Each stage of the ML lifecycle depends on timely, reliable data integration. Data scientists, developers, and data engineers can use tools such as Informatica’s INFACore to integrate data within ML notebooks and development environments. They build and manage data pipelines to support exploratory data analysis, labeling, and feature engineering. Then they apply models to data pipelines for both training and production. When issues arise in production, data science teams go back and refresh training data, change features, or apply new/different models to those pipelines.
The machine learning lifecycle depends on data integration to help explore and label data, define features, then train and deploy ML models.
Data governance. Data engineers, stewards, and compliance officers govern data by enforcing policies and standards that manage its usage. They create rules to profile data, track its lineage, and check its quality; then standardize and centralize its metadata in a searchable catalog. They secure data and ensure privacy, for example with role-based access controls and masking of personally identifiable information (PII). Working with business domain experts, they also create master data that defines standard attributes and terms for key business entities. Together these capabilities support a data governance program that helps ensure data is accurate and fit for purpose.
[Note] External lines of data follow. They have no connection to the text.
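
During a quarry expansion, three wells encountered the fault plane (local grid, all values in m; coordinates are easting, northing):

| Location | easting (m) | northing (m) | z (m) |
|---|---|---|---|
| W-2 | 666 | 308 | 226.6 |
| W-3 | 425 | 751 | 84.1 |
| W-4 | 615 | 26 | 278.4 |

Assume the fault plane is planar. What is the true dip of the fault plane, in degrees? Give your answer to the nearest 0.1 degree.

16.1°

Two edge vectors: W-2→W-3 = (-241, 443, -142.5), W-2→W-4 = (-51, -282, 51.8).
Normal n = (W-2→W-3) × (W-2→W-4) = (-17237.6, 19751.3, 90555).
So ∂z/∂easting = −n_x/n_z = 0.19036 and ∂z/∂northing = −n_y/n_z = −0.21811.
Gradient magnitude |∇z| = √(a² + b²) = √(0.03624 + 0.04757) = 0.28950.
True dip = arctan(0.28950) = 16.1°, dipping toward NW (azimuth ≈ 319°).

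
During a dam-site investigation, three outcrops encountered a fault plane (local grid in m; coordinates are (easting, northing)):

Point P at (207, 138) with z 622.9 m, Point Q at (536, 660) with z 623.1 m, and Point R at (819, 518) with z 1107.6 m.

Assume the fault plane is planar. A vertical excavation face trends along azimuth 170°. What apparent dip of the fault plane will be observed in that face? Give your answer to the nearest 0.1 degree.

45.9°

Two edge vectors: Point P→Point Q = (329, 522, 0.2), Point P→Point R = (612, 380, 484.7).
Normal n = (Point P→Point Q) × (Point P→Point R) = (252937.4, -159343.9, -194444).
So ∂z/∂E = −n_x/n_z = 1.30082 and ∂z/∂N = −n_y/n_z = −0.81948.
Unit vector along 170° is (sin 170°, cos 170°) = (0.1736, -0.9848).
Slope in that direction = a·(0.1736) + b·(-0.9848) = 1.03292.
Apparent dip = arctan|1.03292| = 45.9° (true dip is 57.0°, so apparent ≤ true as expected).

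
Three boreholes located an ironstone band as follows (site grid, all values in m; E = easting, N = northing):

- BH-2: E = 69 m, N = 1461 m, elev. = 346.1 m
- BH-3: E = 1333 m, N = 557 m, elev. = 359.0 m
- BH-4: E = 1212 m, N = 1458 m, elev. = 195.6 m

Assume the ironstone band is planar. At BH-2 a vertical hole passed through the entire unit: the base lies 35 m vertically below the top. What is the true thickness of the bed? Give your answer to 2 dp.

34.04 m

Two edge vectors: BH-2→BH-3 = (1264, -904, 12.9), BH-2→BH-4 = (1143, -3, -150.5).
Normal n = (BH-2→BH-3) × (BH-2→BH-4) = (136090.7, 204976.7, 1029480).
So ∂z/∂E = −n_x/n_z = −0.13219 and ∂z/∂N = −n_y/n_z = −0.19911.
|∇z| = √(a²+b²) = 0.23900, so dip δ = arctan(0.23900) = 13.44°.
True thickness = vertical thickness × cos δ = 35 × cos 13.44° = 34.04 m.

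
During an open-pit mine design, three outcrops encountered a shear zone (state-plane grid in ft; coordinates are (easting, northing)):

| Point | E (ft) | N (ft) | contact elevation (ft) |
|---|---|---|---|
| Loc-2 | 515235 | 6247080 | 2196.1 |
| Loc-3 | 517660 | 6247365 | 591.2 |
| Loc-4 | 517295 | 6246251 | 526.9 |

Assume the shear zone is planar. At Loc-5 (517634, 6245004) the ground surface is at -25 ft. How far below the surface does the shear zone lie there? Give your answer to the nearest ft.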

The ML lifecycle depends on data governance to enable flexible access to data while maintaining oversight and controlling risk. Data engineers and stewards can use various tools to ensure that accurate data feeds their features and models with minimal compliance risk. They also can use Informatica’s Cloud Data Governance and Catalog to centralize metadata for ML models—including features summaries, drift scores, and training/production status—alongside metadata for traditional data assets such as tables and files.
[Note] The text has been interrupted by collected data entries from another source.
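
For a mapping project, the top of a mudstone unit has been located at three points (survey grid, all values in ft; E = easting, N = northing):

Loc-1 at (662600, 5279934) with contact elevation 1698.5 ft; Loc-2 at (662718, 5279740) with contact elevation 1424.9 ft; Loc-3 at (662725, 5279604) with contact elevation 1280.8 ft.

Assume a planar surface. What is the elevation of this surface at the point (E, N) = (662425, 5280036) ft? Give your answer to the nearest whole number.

Let the plane be z = a·E + b·N + c.
Loc-2−Loc-1: 118a − 194b = −273.6;  Loc-3−Loc-1: 125a − 330b = −417.7.
Solving gives a = −0.62996596, b = 1.02713410.
Then c = 1698.5 − a·662600 − b·5279934 = −5004086.34.
At (662425, 5280036): z = −417305.2 + 5423305.1 − 5004086.34 = 1913.5 ft.

1914 ft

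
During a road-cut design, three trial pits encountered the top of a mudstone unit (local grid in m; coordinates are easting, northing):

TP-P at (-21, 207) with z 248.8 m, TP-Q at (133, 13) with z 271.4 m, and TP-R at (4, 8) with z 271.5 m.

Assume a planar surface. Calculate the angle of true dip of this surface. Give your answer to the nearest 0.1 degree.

6.5°

Two edge vectors: TP-P→TP-Q = (154, -194, 22.6), TP-P→TP-R = (25, -199, 22.7).
Normal n = (TP-P→TP-Q) × (TP-P→TP-R) = (93.6, -2930.8, -25796).
So ∂z/∂easting = −n_x/n_z = 0.00363 and ∂z/∂northing = −n_y/n_z = −0.11361.
Gradient magnitude |∇z| = √(a² + b²) = √(0.00001 + 0.01291) = 0.11367.
True dip = arctan(0.11367) = 6.5°, dipping toward N (azimuth ≈ 358°).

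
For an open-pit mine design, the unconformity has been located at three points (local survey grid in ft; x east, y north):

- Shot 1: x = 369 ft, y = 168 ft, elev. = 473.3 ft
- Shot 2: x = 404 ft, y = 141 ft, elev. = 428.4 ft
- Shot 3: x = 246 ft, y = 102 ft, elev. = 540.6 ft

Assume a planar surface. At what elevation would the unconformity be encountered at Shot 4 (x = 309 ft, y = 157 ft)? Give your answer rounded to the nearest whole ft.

518 ft

Two edge vectors: Shot 1→Shot 2 = (35, -27, -44.9), Shot 1→Shot 3 = (-123, -66, 67.3).
Normal n = (Shot 1→Shot 2) × (Shot 1→Shot 3) = (-4780.5, 3167.2, -5631).
So ∂z/∂x = −n_x/n_z = −0.84896 and ∂z/∂y = −n_y/n_z = 0.56246.
Intercept c from Shot 1: 473.3 + 313.27 − 94.49 = 692.07.
At (309, 157): z = −262.3 + 88.3 + 692.07 = 518.1 ft.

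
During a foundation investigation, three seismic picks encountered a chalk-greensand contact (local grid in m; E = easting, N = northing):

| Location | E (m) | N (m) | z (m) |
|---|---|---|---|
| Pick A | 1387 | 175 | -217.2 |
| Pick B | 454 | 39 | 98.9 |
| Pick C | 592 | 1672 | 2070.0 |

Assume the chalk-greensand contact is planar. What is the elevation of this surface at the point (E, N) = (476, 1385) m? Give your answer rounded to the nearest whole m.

Two edge vectors: Pick A→Pick B = (-933, -136, 316.1), Pick A→Pick C = (-795, 1497, 2287.2).
Normal n = (Pick A→Pick B) × (Pick A→Pick C) = (-784260.9, 1882658.1, -1504821).
So ∂z/∂E = −n_x/n_z = −0.52117 and ∂z/∂N = −n_y/n_z = 1.25108.
Intercept c from Pick A: -217.2 + 722.86 − 218.94 = 286.72.
At (476, 1385): z = −248.1 + 1732.8 + 286.72 = 1771.4 m.

1771 m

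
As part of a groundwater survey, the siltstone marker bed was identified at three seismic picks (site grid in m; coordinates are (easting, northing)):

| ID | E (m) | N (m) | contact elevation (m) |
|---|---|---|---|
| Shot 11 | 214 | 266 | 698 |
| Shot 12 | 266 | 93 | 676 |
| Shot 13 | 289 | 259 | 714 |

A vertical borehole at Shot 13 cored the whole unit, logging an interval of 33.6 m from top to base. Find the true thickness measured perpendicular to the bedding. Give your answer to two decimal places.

Let the plane be z = a·E + b·N + c.
Shot 12−Shot 11: 52a − 173b = −22;  Shot 13−Shot 11: 75a − 7b = 16.
Solving gives a = 0.23170, b = 0.19681.
|∇z| = √(a²+b²) = 0.30401, so dip δ = arctan(0.30401) = 16.91°.
True thickness = vertical thickness × cos δ = 33.6 × cos 16.91° = 32.15 m.

32.15 m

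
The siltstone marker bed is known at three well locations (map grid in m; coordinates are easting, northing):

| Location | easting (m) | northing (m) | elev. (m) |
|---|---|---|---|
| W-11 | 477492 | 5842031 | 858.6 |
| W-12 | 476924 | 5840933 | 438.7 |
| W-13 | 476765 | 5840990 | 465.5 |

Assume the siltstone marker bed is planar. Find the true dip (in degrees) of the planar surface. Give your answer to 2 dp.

21.65°

Let the plane be z = a·easting + b·northing + c.
W-12−W-11: −568a − 1098b = −419.9;  W-13−W-11: −727a − 1041b = −393.1.
Solving gives a = −0.02654, b = 0.39615.
Gradient magnitude |∇z| = √(a² + b²) = √(0.00070 + 0.15694) = 0.39704.
True dip = arctan(0.39704) = 21.65°, dipping toward S (azimuth ≈ 176°).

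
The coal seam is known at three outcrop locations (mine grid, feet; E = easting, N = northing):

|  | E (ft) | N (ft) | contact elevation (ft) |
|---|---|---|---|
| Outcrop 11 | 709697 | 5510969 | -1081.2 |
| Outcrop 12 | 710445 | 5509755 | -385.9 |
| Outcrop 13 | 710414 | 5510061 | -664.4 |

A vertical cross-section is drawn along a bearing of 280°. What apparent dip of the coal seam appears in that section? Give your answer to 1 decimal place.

Let the plane be z = a·E + b·N + c.
Outcrop 12−Outcrop 11: 748a − 1214b = 695.3;  Outcrop 13−Outcrop 11: 717a − 908b = 416.8.
Solving gives a = −0.65534, b = −0.97652.
Unit vector along 280° is (sin 280°, cos 280°) = (-0.9848, 0.1736).
Slope in that direction = a·(-0.9848) + b·(0.1736) = 0.47582.
Apparent dip = arctan|0.47582| = 25.4° (true dip is 49.6°, so apparent ≤ true as expected).

25.4°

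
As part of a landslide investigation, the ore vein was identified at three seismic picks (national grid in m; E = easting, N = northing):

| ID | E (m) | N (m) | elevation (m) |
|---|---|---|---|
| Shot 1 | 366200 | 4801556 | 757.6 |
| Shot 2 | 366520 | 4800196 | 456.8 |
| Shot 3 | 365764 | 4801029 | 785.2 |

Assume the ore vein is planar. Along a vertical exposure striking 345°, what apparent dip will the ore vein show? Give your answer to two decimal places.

Let the plane be z = a·E + b·N + c.
Shot 2−Shot 1: 320a − 1360b = −300.8;  Shot 3−Shot 1: −436a − 527b = 27.6.
Solving gives a = −0.25743, b = 0.16061.
Unit vector along 345° is (sin 345°, cos 345°) = (-0.2588, 0.9659).
Slope in that direction = a·(-0.2588) + b·(0.9659) = 0.22176.
Apparent dip = arctan|0.22176| = 12.50° (true dip is 16.9°, so apparent ≤ true as expected).

12.50°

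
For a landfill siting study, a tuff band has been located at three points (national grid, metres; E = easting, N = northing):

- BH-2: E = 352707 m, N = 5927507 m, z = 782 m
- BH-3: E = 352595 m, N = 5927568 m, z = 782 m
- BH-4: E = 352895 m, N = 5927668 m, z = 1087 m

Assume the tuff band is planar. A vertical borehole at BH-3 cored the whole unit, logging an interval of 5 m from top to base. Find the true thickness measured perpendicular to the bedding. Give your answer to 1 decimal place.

3.0 m

Let the plane be z = a·E + b·N + c.
BH-3−BH-2: −112a + 61b = 0;  BH-4−BH-2: 188a + 161b = 305.
Solving gives a = 0.63068, b = 1.15797.
|∇z| = √(a²+b²) = 1.31858, so dip δ = arctan(1.31858) = 52.82°.
True thickness = vertical thickness × cos δ = 5 × cos 52.82° = 3.0 m.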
The machine learning lifecycle depends on data governance to enable flexible access to data while maintaining oversight and controlling risk.
Data consumption. Data analysts and data scientists consume data by exploring and retrieving it for use in various tools and applications. They review metadata, search data assets, then run queries and visualize the results in dashboards and reports. Working with data engineers and developers, they also embed analytical outputs and algorithms in operational applications—or orchestrate workflows that string together multiple tasks and applications. Together these capabilities help consume data and drive action.
Each stage of the ML lifecycle depends on timely, reliable data consumption methods. Data scientists use BI tools to search and query input data as they perform exploratory data analysis and derive features. They can use Informatica ModelServe to apply ML models to data pipelines so they can consume data for both model training and model production. They also can use notebooks or ML platforms to build model-driven applications that consume training and production data.
The machine learning lifecycle depends on timely, reliable data consumption to support exploratory data analysis, then model training and production.
As with other technology advances, the rise of machine learning creates promising opportunities but makes old, familiar problems even more challenging—and even more crucial to solve. By getting serious about data integration, governance, and consumption, data science teams can increase the odds of success with machine learning.